這時,顏作樂攙著牆壁走了近來,“撲”地一下拜倒在地:“大人,帶小的一起走吧。”方才顏作樂本欲趁亂逃走,但苦於胸口悶得很,難以走遠,不料縮在邊上的時候,他看見了唐瀧使劍時的瀟灑與霸氣,顏作樂顧不得唐瀧先前與他說過什麼了,只想同唐瀧一起走,好學會劍法的一招半式。

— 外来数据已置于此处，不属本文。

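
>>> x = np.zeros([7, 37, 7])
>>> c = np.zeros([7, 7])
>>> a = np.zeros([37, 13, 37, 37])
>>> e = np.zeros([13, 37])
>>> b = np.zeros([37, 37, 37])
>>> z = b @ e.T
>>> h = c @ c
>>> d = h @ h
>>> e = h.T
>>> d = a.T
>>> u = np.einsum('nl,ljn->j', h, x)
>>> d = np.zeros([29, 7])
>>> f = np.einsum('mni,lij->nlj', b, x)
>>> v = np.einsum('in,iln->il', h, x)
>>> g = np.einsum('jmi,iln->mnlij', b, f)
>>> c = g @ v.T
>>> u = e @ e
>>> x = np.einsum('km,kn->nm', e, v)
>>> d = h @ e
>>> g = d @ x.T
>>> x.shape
(37, 7)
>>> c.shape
(37, 7, 7, 37, 7)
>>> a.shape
(37, 13, 37, 37)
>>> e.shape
(7, 7)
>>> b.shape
(37, 37, 37)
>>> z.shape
(37, 37, 13)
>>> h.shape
(7, 7)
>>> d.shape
(7, 7)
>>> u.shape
(7, 7)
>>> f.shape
(37, 7, 7)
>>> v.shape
(7, 37)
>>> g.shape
(7, 37)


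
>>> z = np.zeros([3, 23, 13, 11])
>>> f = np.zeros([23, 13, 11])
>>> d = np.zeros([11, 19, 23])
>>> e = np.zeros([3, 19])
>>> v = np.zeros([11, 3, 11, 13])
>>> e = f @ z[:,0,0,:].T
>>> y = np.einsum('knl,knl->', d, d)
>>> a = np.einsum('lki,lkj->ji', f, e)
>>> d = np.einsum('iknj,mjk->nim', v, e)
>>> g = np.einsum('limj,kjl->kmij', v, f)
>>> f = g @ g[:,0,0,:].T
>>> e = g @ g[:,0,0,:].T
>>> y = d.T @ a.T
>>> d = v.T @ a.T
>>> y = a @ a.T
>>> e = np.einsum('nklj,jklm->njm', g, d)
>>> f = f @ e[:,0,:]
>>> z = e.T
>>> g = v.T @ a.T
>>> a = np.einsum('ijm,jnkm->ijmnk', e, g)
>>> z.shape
(3, 13, 23)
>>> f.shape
(23, 11, 3, 3)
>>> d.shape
(13, 11, 3, 3)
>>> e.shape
(23, 13, 3)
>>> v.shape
(11, 3, 11, 13)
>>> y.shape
(3, 3)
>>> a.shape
(23, 13, 3, 11, 3)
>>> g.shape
(13, 11, 3, 3)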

聽到顏作樂的請求,漢子活動著手腕,站直了身擋在顏作樂前面:“呵,你算什麼東西,也配學劍?”顏作樂見漢子手中無劍,冷笑了一聲:“給打得滿地找劍,你練的也配叫劍?”“你!”漢子俯身拾起重劍,欲一劍削下眼前狂徒的腦袋時,眾人聽得一聲破空聲響,漢子頸後露出了一截竹筷。氣管被斷,漢子瞪圓了眼睛,竭力想站穩身子,但他捂住脖頸搖搖欲墜片刻,在倒地之前就氣絕身亡了。

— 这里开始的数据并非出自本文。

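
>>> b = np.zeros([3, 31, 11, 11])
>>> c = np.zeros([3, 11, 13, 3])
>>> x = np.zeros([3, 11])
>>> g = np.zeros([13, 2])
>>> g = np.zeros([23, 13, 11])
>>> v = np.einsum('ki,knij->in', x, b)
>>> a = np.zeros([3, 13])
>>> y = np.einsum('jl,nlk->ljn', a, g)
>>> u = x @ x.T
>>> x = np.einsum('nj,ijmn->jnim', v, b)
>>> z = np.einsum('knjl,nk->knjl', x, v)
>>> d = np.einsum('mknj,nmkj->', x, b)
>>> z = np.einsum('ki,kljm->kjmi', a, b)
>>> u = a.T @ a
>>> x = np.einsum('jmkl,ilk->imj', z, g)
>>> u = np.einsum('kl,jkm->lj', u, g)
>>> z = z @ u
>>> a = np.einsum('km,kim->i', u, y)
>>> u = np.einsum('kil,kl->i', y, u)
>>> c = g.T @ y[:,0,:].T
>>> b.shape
(3, 31, 11, 11)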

這變故來得太快,漢子離顏作樂又是極近,任那竹筷刺入漢子的哪處要害,唐瀧和眾人也回救不及。漢子在顏作樂面前倒下的時候,顏作樂還頗有些自豪地道:“大人,我這資質,你——”話還沒說完,顏作樂就透過倒下的漢子的身軀,看見了唐瀧劍氣大盛的模樣,銀光閃處,血霧隨之即來,只是一瞬間,唐瀧就挑瞎了眾人的眼睛,接著,顏作樂給唐瀧一下封住了穴道。動彈不得,給唐瀧扯著衣裳風也似地離開了客棧。顏作樂身子軟綿綿的,唐瀧在帶他走的時候,就像是隻拎著一團棉花。

不知走了多久,顏作樂彷彿聽見了唐瀧嘆了一口氣,但他聽得並不十分真切,因為這時他也給唐瀧摔到了巷弄裡的牆邊。雖然被點住穴道後,顏作樂感覺也只是落入了棉花上,但他腦袋還是暈暈乎乎的,顏作樂背靠牆壁,看著唐瀧手裡的長劍,心臟劇烈的跳動著——他有不好的預感。血液一下又一下地衝擊著顏作樂的腦袋,讓他聽不清唐瀧先說了句什麼,但他還是聽到了唐瀧抬高了聲音說的第二句話:“說你從未見過我們。”

接著,就像是在夢中給冰冷的水流淌過顏作樂的雙眼,之後他只覺眼睛處一陣劇痛,之後他再也感知不見一切外像了,他瞎了。